Auf den Stufen einer Pagode sitzen zwei sehr fotogene Jogi, die sich gerne gegen kleine Scheine fotografieren lassen, beobachte ich. Das ist es mir wert , denke ich. Sie winken auch schon auffordernd mit den Händen man möge sich doch zwischen sie setzen. Ich gebe also den Fotoapparat ab und setze mich zwischen diese beiden Jogi. Danach gebe ich brav einem der Jogi einen 100 Rupien-Schein in die Hand. Er würdigt ihn keines Blickes und steckt ihn weg. Dafür streckt mir allerdings der andere Jogi fordernd seine Hand entgegen – also getrennte Kasse. Ich wurstele einen weiteren 100 Rupien-Schein aus meiner Tasche und versorge auch den anderen Jogi mit Trinkgeld. So ein Jogi-Leben muss ja auch finanziert werden.

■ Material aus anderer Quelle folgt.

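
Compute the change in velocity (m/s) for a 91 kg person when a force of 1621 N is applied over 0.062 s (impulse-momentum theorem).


J = F * dt = 1621 * 0.062 = 100.5020 N*s
delta_v = J / m
delta_v = 100.5020 / 91
delta_v = 1.1044


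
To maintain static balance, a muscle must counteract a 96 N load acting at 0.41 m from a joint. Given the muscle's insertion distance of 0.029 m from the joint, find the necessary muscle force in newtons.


F_muscle = W * d_load / d_muscle
F_muscle = 96 * 0.41 / 0.029
Numerator = 39.3600
F_muscle = 1357.2414


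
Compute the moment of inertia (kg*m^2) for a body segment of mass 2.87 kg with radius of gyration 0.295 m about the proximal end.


I = m * k^2
I = 2.87 * 0.295^2
k^2 = 0.0870
I = 0.2498


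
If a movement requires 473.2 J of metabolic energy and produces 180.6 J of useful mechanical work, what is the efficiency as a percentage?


eta = (W_mech / E_meta) * 100
eta = (180.6 / 473.2) * 100
ratio = 0.3817
eta = 38.1657


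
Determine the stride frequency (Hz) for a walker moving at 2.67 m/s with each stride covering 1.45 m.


f = v / stride_length
f = 2.67 / 1.45
f = 1.8414


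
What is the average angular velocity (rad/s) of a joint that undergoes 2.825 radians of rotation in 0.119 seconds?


omega = delta_theta / delta_t
omega = 2.825 / 0.119
omega = 23.7395


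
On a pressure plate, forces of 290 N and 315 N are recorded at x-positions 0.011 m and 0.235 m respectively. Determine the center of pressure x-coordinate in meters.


COP_x = (F1*x1 + F2*x2) / (F1 + F2)
COP_x = (290*0.011 + 315*0.235) / (290 + 315)
Numerator = 77.2150
Denominator = 605
COP_x = 0.1276


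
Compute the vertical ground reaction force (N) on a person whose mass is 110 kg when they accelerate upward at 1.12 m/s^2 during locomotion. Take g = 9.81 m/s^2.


GRF = m * (g + a)
GRF = 110 * (9.81 + 1.12)
GRF = 110 * 10.9300
GRF = 1202.3000


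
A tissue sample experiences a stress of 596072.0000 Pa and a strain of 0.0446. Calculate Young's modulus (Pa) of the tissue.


E = stress / strain
E = 596072.0000 / 0.0446
E = 1.3365e+07


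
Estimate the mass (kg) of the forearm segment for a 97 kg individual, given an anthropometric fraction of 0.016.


m_segment = body_mass * fraction
m_segment = 97 * 0.016
m_segment = 1.5520


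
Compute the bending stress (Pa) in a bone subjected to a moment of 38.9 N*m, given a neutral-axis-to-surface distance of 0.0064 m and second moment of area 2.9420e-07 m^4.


sigma = M * c / I
sigma = 38.9 * 0.0064 / 2.9420e-07
M * c = 0.2490
sigma = 846227.0564


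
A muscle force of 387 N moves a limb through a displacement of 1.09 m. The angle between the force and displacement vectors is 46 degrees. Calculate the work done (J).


W = F * d * cos(theta)
theta = 46 deg = 0.8029 rad
cos(theta) = 0.6947
W = 387 * 1.09 * 0.6947
W = 293.0277


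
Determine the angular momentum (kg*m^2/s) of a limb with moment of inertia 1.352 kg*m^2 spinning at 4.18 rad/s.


L = I * omega
L = 1.352 * 4.18
L = 5.6514


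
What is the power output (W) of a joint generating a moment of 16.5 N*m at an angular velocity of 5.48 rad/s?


P = M * omega
P = 16.5 * 5.48
P = 90.4200


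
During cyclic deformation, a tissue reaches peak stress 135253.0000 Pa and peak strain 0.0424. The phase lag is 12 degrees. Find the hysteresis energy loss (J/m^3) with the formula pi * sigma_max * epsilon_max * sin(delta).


E_loss = pi * sigma_max * epsilon_max * sin(delta)
delta = 12 deg = 0.2094 rad
sin(delta) = 0.2079
E_loss = pi * 135253.0000 * 0.0424 * 0.2079
E_loss = 3745.7738


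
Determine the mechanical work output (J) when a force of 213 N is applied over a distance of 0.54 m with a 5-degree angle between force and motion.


W = F * d * cos(theta)
theta = 5 deg = 0.0873 rad
cos(theta) = 0.9962
W = 213 * 0.54 * 0.9962
W = 114.5823


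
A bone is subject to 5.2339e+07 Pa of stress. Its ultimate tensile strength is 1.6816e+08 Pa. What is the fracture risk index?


FRI = applied / ultimate
FRI = 5.2339e+07 / 1.6816e+08
FRI = 0.3112


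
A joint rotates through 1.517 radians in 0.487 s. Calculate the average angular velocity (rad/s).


omega = delta_theta / delta_t
omega = 1.517 / 0.487
omega = 3.1150


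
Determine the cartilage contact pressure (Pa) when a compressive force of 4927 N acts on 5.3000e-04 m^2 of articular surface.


P = F / A
P = 4927 / 5.3000e-04
P = 9.2962e+06


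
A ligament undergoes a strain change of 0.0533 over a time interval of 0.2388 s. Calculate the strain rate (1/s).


strain_rate = delta_strain / delta_t
strain_rate = 0.0533 / 0.2388
strain_rate = 0.2232


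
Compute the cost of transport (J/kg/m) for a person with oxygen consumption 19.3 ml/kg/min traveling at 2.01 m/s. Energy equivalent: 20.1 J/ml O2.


Power per kg = VO2 * 20.1 / 60
Power per kg = 19.3 * 20.1 / 60 = 6.4655 W/kg
Cost = power_per_kg / speed
Cost = 6.4655 / 2.01
Cost = 3.2167


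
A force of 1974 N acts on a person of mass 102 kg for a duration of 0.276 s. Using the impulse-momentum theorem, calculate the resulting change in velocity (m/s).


J = F * dt = 1974 * 0.276 = 544.8240 N*s
delta_v = J / m
delta_v = 544.8240 / 102
delta_v = 5.3414


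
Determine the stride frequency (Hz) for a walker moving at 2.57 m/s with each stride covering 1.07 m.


f = v / stride_length
f = 2.57 / 1.07
f = 2.4019


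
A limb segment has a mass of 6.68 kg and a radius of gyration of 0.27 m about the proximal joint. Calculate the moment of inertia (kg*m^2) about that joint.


I = m * k^2
I = 6.68 * 0.27^2
k^2 = 0.0729
I = 0.4870


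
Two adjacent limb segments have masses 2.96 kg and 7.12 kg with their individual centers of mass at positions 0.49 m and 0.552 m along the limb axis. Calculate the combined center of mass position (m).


COM = (m1*x1 + m2*x2) / (m1 + m2)
COM = (2.96*0.49 + 7.12*0.552) / (2.96 + 7.12)
Numerator = 5.3806
Denominator = 10.0800
COM = 0.5338


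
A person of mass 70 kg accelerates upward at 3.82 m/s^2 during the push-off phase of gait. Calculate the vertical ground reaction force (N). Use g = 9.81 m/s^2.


GRF = m * (g + a)
GRF = 70 * (9.81 + 3.82)
GRF = 70 * 13.6300
GRF = 954.1000


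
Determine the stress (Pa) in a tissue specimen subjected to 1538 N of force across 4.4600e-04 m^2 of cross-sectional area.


stress = F / A
stress = 1538 / 4.4600e-04
stress = 3.4484e+06


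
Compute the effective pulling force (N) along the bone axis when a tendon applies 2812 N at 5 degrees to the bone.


F_eff = F_tendon * cos(theta)
theta = 5 deg = 0.0873 rad
cos(theta) = 0.9962
F_eff = 2812 * 0.9962
F_eff = 2801.2995


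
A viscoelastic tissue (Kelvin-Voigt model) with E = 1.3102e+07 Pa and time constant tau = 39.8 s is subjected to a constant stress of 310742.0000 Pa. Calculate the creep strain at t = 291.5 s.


epsilon(t) = (sigma/E) * (1 - exp(-t/tau))
sigma/E = 310742.0000 / 1.3102e+07 = 0.0237
exp(-t/tau) = exp(-291.5 / 39.8) = 6.5944e-04
epsilon = 0.0237 * (1 - 6.5944e-04)
epsilon = 0.0237


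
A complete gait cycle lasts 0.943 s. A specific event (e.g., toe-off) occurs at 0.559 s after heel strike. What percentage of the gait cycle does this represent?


pct = (event_time / cycle_time) * 100
pct = (0.559 / 0.943) * 100
ratio = 0.5928
pct = 59.2789


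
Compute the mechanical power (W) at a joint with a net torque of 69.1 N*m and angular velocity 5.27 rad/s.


P = M * omega
P = 69.1 * 5.27
P = 364.1570


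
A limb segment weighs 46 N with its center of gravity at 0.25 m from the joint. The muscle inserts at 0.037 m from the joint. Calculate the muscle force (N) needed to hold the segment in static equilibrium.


F_muscle = W * d_load / d_muscle
F_muscle = 46 * 0.25 / 0.037
Numerator = 11.5000
F_muscle = 310.8108


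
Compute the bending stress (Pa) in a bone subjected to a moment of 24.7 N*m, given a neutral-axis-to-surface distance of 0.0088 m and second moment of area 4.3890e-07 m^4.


sigma = M * c / I
sigma = 24.7 * 0.0088 / 4.3890e-07
M * c = 0.2174
sigma = 495238.0952


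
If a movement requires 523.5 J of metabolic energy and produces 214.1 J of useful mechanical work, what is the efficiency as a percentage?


eta = (W_mech / E_meta) * 100
eta = (214.1 / 523.5) * 100
ratio = 0.4090
eta = 40.8978


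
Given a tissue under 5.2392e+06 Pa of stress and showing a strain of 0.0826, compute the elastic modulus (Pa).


E = stress / strain
E = 5.2392e+06 / 0.0826
E = 6.3429e+07


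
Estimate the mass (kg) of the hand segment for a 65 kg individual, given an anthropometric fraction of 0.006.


m_segment = body_mass * fraction
m_segment = 65 * 0.006
m_segment = 0.3900


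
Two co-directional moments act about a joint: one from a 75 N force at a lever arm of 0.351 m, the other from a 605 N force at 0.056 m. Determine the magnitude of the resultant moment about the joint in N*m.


M = F1 * d1 + F2 * d2
M = 75 * 0.351 + 605 * 0.056
M = 26.3250 + 33.8800
M = 60.2050


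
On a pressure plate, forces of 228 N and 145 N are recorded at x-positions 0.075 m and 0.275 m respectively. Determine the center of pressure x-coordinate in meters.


COP_x = (F1*x1 + F2*x2) / (F1 + F2)
COP_x = (228*0.075 + 145*0.275) / (228 + 145)
Numerator = 56.9750
Denominator = 373
COP_x = 0.1527


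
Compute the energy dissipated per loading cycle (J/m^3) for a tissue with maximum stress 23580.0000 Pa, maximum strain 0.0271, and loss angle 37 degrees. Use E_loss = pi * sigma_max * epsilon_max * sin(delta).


E_loss = pi * sigma_max * epsilon_max * sin(delta)
delta = 37 deg = 0.6458 rad
sin(delta) = 0.6018
E_loss = pi * 23580.0000 * 0.0271 * 0.6018
E_loss = 1208.1643


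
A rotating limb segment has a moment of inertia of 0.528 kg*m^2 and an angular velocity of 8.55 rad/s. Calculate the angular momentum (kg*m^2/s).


L = I * omega
L = 0.528 * 8.55
L = 4.5144


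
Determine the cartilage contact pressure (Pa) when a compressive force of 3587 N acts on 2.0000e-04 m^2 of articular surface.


P = F / A
P = 3587 / 2.0000e-04
P = 1.7935e+07


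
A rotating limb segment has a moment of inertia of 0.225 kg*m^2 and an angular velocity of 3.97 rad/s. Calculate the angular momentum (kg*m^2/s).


L = I * omega
L = 0.225 * 3.97
L = 0.8933


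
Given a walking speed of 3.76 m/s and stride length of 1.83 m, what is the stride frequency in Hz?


f = v / stride_length
f = 3.76 / 1.83
f = 2.0546


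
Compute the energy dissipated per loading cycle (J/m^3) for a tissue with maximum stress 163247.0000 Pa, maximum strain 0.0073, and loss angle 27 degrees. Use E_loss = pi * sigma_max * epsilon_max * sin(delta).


E_loss = pi * sigma_max * epsilon_max * sin(delta)
delta = 27 deg = 0.4712 rad
sin(delta) = 0.4540
E_loss = pi * 163247.0000 * 0.0073 * 0.4540
E_loss = 1699.6704


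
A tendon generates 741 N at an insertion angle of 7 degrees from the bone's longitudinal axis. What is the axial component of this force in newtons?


F_eff = F_tendon * cos(theta)
theta = 7 deg = 0.1222 rad
cos(theta) = 0.9925
F_eff = 741 * 0.9925
F_eff = 735.4767


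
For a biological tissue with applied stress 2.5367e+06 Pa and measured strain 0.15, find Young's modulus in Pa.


E = stress / strain
E = 2.5367e+06 / 0.15
E = 1.6911e+07


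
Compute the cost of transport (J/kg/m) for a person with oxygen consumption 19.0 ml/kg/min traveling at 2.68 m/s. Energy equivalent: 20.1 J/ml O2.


Power per kg = VO2 * 20.1 / 60
Power per kg = 19.0 * 20.1 / 60 = 6.3650 W/kg
Cost = power_per_kg / speed
Cost = 6.3650 / 2.68
Cost = 2.3750


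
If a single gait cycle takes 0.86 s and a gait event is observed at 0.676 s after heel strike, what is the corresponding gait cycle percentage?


pct = (event_time / cycle_time) * 100
pct = (0.676 / 0.86) * 100
ratio = 0.7860
pct = 78.6047


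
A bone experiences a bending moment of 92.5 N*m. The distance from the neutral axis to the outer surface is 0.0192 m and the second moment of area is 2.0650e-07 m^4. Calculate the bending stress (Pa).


sigma = M * c / I
sigma = 92.5 * 0.0192 / 2.0650e-07
M * c = 1.7760
sigma = 8.6005e+06


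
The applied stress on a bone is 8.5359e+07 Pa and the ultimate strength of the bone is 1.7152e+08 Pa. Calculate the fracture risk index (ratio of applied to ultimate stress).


FRI = applied / ultimate
FRI = 8.5359e+07 / 1.7152e+08
FRI = 0.4977


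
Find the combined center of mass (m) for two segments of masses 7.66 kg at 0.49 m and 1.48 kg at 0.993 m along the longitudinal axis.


COM = (m1*x1 + m2*x2) / (m1 + m2)
COM = (7.66*0.49 + 1.48*0.993) / (7.66 + 1.48)
Numerator = 5.2230
Denominator = 9.1400
COM = 0.5714


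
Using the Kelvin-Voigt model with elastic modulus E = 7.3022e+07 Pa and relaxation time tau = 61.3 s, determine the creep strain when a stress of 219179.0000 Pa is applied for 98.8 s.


epsilon(t) = (sigma/E) * (1 - exp(-t/tau))
sigma/E = 219179.0000 / 7.3022e+07 = 0.0030
exp(-t/tau) = exp(-98.8 / 61.3) = 0.1995
epsilon = 0.0030 * (1 - 0.1995)
epsilon = 0.0024


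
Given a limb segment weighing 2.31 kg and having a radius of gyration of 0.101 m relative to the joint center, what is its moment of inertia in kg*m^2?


I = m * k^2
I = 2.31 * 0.101^2
k^2 = 0.0102
I = 0.0236


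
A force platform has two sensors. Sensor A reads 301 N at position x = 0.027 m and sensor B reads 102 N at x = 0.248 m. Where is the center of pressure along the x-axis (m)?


COP_x = (F1*x1 + F2*x2) / (F1 + F2)
COP_x = (301*0.027 + 102*0.248) / (301 + 102)
Numerator = 33.4230
Denominator = 403
COP_x = 0.0829


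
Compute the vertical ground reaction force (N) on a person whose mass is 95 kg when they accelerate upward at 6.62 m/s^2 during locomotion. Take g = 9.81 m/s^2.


GRF = m * (g + a)
GRF = 95 * (9.81 + 6.62)
GRF = 95 * 16.4300
GRF = 1560.8500


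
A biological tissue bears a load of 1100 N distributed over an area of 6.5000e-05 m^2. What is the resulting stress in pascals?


stress = F / A
stress = 1100 / 6.5000e-05
stress = 1.6923e+07


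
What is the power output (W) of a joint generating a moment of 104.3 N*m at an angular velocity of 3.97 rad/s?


P = M * omega
P = 104.3 * 3.97
P = 414.0710


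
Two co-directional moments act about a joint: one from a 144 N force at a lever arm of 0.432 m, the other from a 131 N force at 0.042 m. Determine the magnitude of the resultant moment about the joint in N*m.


M = F1 * d1 + F2 * d2
M = 144 * 0.432 + 131 * 0.042
M = 62.2080 + 5.5020
M = 67.7100


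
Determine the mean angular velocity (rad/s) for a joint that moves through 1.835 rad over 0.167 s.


omega = delta_theta / delta_t
omega = 1.835 / 0.167
omega = 10.9880


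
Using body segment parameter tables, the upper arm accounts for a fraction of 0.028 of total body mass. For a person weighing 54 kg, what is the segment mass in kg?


m_segment = body_mass * fraction
m_segment = 54 * 0.028
m_segment = 1.5120


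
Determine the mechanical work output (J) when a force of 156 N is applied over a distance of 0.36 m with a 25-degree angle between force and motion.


W = F * d * cos(theta)
theta = 25 deg = 0.4363 rad
cos(theta) = 0.9063
W = 156 * 0.36 * 0.9063
W = 50.8982


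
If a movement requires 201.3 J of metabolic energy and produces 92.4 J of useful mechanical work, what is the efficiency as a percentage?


eta = (W_mech / E_meta) * 100
eta = (92.4 / 201.3) * 100
ratio = 0.4590
eta = 45.9016


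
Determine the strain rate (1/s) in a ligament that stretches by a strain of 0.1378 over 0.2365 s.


strain_rate = delta_strain / delta_t
strain_rate = 0.1378 / 0.2365
strain_rate = 0.5827


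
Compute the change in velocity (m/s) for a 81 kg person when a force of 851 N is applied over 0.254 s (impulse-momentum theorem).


J = F * dt = 851 * 0.254 = 216.1540 N*s
delta_v = J / m
delta_v = 216.1540 / 81
delta_v = 2.6686


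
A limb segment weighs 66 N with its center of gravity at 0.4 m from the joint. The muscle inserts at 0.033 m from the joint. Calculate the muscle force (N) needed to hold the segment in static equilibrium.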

Gemeinsam in der Gruppe drängen wir uns durch die prall gefüllten Gassen und die „Basarstraße“- den uralten Handelsweg von Tibet nach Indien, an dem die Wurzeln Kathmandus liegen. Wo Querstraßen die alte Basarstraße treffen, gibt es einige wenige größere öffentliche Plätze, wie Inda Chowk und am Asan Tol wo einzelne Stupas stehen die kunstvoll geschmückt sind und Altäre stehen, die vom gut erzogenen Nepali gerne mal kurz im Vorbeigehen benutzt werden, um den ein oder anderen Gott für weitere Unternehmungen gnädig zu stimmen.
Wir besichtigen den ein oder anderen Hindu-Tempel in versteckt liegenden Hinterhöfen, quetschen uns an Obst- und Gemüseständen vorbei, zwischen hupenden Motorrad-Fahrern und anderen Fußgängern durch und befinden uns auf einmal wieder in der Gegend in der wir gestern Abend schon alleine unterwegs waren.
Unser Bus wartet bereits an einer großen Ausfallstraße auf uns. Aber heute ist aufgrund des Feiertags nicht viel Verkehr und die Fahrt nach Bodnath dauert nicht all zu lange.
Wir laufen durch die Gassen, biegen um eine Ecke und stehen völlig unvermittelt auf einem riesigen Platz in dessen Mitte der riesige Stupa von Bodnath thront. Er ist noch deutlich größer und höher als der Stupa von Swayambhunath, liegt aber mitten zwischen Wohnhäusern. Der Platz ist voller Menschen und auch hier wird der Stupa nur im Uhrzeigersinn umrundet und besichtigt. Anders herum ist schlecht fürs Karma. Haben wir ja schon gelernt. Pradeep gibt uns nach kurzer Übersicht über die wichtigsten Daten eine Stunde Zeit Bodnath auf eigene Faust zu erkunden.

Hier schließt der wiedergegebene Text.